When of your two seniors, your best leader at the most demanding position (point guard) and the one you most desperately need as a calming influence and shining example of how to work on and off the court opts for the National Football League, you're in a pickle. Not many college programs have to deal with that. When the other senior has the disposition of a church mouse and can go into a shell quicker than a turtle on the interstate, getting the best out of him takes a kind of patience unnatural to most successful coaches. When your lone junior, an experienced veteran of the college game and a proven point guard, breaks his foot halfway through the season and is lost for the year, you're in an even greater predicament.
And yet, for all of that, South Carolina could be 4-4 in the conference, maybe 5-3, which would put the Gamecocks in the upper half of the league. Knowing they had Ole Miss (15-5, 6-2 and in second place in the SEC) beat twice and can play with anyone in the league home or away has given this team confidence that goes beyond what you can measure.
I'm close to a few people who are close to the players, and I can tell you their heads aren't in the sand, their hopes aren't in the toilet, their enthusiasm hasn't waned. If anything after Saturday's tough loss, the players and coaches finally understand how close they are to breaking through, how the value of the practices and game experiences they've had are beginning to pay off.
Does losing a big lead in the final minutes hurt? Of course, as it should. For a bit. Then, it's back to work to put those lessons into place and move this team, and program, forward.
The realistic expectations for this team - effort, improvement, competitiveness - are being met. One might even say they're being exceeded given the departure of Ellington to the NFL and Johnson to injury. This team is just beginning to play to its potential: 14-19 points a night from Sindarius Thornwell and Brent Williams, 8-12 from Carrera and one of the four other forwards - Kacinas, Chatkevicius, Demetrius Henry and Desmond Ringer - and 6-8 from either Duane Notice or a Jaylen Shaw.

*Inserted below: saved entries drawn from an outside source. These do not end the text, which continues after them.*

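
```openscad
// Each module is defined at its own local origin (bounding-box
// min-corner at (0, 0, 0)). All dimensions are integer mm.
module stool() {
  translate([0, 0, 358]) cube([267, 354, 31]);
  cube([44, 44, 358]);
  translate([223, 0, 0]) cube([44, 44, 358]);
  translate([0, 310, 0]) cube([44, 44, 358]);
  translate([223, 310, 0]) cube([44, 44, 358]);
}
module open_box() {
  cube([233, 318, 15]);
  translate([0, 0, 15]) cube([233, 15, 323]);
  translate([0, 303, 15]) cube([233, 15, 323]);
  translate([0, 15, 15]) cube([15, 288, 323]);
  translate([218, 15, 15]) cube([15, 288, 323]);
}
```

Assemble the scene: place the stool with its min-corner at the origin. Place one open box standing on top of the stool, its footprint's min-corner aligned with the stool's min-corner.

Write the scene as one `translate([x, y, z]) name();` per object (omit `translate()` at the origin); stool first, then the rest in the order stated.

stool();
translate([0, 0, 389]) open_box();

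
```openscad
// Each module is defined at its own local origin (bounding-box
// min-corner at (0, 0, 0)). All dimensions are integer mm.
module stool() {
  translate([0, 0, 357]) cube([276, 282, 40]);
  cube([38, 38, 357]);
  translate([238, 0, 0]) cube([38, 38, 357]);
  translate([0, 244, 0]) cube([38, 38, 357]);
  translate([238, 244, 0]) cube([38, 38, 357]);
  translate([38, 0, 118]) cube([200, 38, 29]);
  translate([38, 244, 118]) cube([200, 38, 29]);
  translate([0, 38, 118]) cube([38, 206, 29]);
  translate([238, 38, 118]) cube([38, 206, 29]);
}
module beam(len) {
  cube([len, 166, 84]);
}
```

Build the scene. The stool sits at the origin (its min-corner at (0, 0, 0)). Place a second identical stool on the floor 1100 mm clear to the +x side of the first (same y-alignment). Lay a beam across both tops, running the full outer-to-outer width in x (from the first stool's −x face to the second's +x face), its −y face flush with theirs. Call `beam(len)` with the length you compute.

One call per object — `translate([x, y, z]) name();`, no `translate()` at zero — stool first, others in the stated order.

stool();
translate([1376, 0, 0]) stool();
translate([0, 0, 397]) beam(1652);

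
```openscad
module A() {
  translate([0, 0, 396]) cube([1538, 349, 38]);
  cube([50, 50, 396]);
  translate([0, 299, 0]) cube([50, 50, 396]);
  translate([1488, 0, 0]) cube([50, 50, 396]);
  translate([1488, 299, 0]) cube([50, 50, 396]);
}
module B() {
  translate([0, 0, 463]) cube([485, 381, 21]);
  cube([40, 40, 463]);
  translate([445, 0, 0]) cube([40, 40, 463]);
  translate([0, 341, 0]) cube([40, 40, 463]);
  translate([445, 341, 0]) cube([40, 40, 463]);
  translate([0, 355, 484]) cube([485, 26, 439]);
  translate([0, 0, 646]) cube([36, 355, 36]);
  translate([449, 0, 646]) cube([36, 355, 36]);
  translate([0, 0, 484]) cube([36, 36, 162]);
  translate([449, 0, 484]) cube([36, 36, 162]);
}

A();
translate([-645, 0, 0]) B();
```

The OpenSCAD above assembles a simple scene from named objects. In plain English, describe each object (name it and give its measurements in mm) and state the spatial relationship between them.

A is a bench: a 1538×349 mm seat slab, 38 mm thick, top at z = 434 mm, on four 50×50 mm square legs flush with the seat corners and standing on z = 0.

B is a chair: 485×381 mm seat, 21 mm thick, top at z = 484 mm, on four 40 mm square corner legs flush with the seat edges. A 26 mm thick backrest slab spans the full seat width, extending 439 mm above the seat top, its back face flush with the seat's +y edge. Two armrests of 36×36 mm section run along each side from the seat's front edge to the front of the backrest, top faces 198 mm above the seat top and outer faces flush with the seat's x-edges; a 36×36 mm post under the front of each armrest stands on the seat at the front corner.

The chair is on the floor beside the bench on its −x side.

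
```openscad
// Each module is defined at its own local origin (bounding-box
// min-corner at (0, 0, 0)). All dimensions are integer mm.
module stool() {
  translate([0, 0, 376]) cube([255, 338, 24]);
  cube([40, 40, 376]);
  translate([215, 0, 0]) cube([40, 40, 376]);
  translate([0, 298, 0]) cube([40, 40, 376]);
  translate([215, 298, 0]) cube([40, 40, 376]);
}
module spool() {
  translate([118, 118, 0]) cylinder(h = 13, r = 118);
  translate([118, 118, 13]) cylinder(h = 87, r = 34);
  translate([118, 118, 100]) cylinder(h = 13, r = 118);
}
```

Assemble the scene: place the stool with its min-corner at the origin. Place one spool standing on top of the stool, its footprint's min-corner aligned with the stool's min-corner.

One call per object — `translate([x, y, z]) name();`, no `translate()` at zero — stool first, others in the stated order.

stool();
translate([0, 0, 400]) spool();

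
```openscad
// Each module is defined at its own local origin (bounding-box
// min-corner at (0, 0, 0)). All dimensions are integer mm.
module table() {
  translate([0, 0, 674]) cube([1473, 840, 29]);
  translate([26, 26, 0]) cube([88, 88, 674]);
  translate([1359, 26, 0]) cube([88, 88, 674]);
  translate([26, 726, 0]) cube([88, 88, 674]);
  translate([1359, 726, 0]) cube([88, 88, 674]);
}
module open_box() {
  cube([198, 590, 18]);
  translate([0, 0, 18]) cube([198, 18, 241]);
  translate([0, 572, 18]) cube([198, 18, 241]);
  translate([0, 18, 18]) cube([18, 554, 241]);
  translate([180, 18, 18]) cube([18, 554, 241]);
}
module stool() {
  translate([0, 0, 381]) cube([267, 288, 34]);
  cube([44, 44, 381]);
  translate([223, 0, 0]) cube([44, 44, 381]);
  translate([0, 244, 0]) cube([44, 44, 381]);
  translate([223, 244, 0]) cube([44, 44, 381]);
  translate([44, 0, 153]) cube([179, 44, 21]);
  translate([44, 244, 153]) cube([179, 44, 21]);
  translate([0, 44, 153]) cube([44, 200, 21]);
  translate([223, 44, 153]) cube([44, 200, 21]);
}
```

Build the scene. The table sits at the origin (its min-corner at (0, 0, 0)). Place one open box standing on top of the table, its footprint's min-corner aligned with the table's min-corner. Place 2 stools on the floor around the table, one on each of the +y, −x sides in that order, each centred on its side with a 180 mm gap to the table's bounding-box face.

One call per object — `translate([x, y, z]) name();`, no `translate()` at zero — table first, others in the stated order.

table();
translate([0, 0, 703]) open_box();
translate([603, 1020, 0]) stool();
translate([-447, 276, 0]) stool();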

What's missing is an inside scoring threat, and there isn't one on the roster right now. That will have to be recruited for. But patience will be rewarded. Babies don't stay babies forever, as any parent will attest. Look no further than Steve Spurrier's football program. It took five long and often difficult years before he was able to get the recruits he needed to to elevate the program as a whole, and he's Steve Spurrier, acknowledged genius and master of college football.
Frank Martin is in the same class of coach, has the same passion to win and will achieve the same level of results. It's not in his nature nor at any time in his career at any level has he failed to achieve the highest level of success.
Five years from now, we'll look back on this season and the story will not be how it hurt to lose that mid-season Ole Miss game, it'll be how this team grew up, how this program grew forward and how that patience South Carolina fans are known for far and wide has been, at long last, so richly rewarded.